At a high-level, UnsafeShuffleManager's design is similar to Spark's existing SortShuffleManager. In sort-based shuffle, incoming records are sorted according to their target partition ids, then written to a single map output file. Reducers fetch contiguous regions of this file in order to read their portion of the map output. In cases where the map output data is too large to fit in memory, sorted subsets of the output can are spilled to disk and those on-disk files are merged to produce the final output file.
UnsafeShuffleManager optimizes this process in several ways:
- Its sort operates on serialized binary data rather than Java objects, which reduces memory consumption and GC overheads. This optimization requires the record serializer to have certain properties to allow serialized records to be re-ordered without requiring deserialization. See
SPARK-4550, where this optimization was first proposed and implemented, for more details.

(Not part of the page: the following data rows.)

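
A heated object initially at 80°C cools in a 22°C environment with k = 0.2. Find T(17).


Newton's law: dT/dt = -k(T - T_a) has solution T(t) = T_a + (T₀ - T_a)e^(-kt).
Plug in T_a = 22, T₀ = 80, k = 0.2, t = 17: T(17) = 22 + (58)e^(-3.40) ≈ 23.9°C.


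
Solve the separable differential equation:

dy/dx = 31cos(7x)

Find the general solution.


g(y) = 1, so integrate directly: y = ∫ 31cos(7x) dx = (31/7)sin(7x) + C.


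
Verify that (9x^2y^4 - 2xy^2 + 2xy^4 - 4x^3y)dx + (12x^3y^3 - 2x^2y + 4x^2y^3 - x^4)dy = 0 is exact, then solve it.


Check exactness: ∂M/∂y = 36x^2y^3 - 4xy + 8xy^3 - 4x^3 and ∂N/∂x = 36x^2y^3 - 4xy + 8xy^3 - 4x^3; equal, so the equation is exact.
Integrate M with respect to x (treating y as constant): ∫M dx = 3x^3y^4 - x^2y^2 + x^2y^4 - x^4y + h(y).
Differentiate w.r.t. y and set equal to N: all terms match, so h'(y) = 0 and h is a constant absorbed into C.
General solution: 3x^3y^4 - x^2y^2 + x^2y^4 - x^4y = C.


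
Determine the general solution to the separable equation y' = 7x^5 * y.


Separate variables: dy/y = 7x^5 dx.
Integrate: ln|y| = (7/6)x^6 + C₀.
Exponentiate: y = Ce^((7/6)x^6).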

- It uses a specialized cache-efficient sorter (UnsafeShuffleExternalSorter) that sorts arrays of compressed record pointers and partition ids. By using only 8 bytes of space per record in the sorting array, this fits more of the array into cache.
- The spill merging procedure operates on blocks of serialized records that belong to the same partition and does not need to deserialize records during the merge.
- When the spill compression codec supports concatenation of compressed data, the spill merge simply concatenates the serialized and compressed spill partitions to produce the final output partition. This allows efficient data copying methods, like NIO's `transferTo`, to be used and avoids the need to allocate decompression or copying buffers during the merge.
The shuffle read path is unchanged.
This patch is similar to http://issues.apache.org/jira/browse/SPARK-4550 but uses a slightly different implementation. The `unsafe`-based implementation featured in this patch lays the groundwork for followup patches that will enable sorting to operate on serialized data pages that will be prepared by Spark SQL's new `unsafe` operators.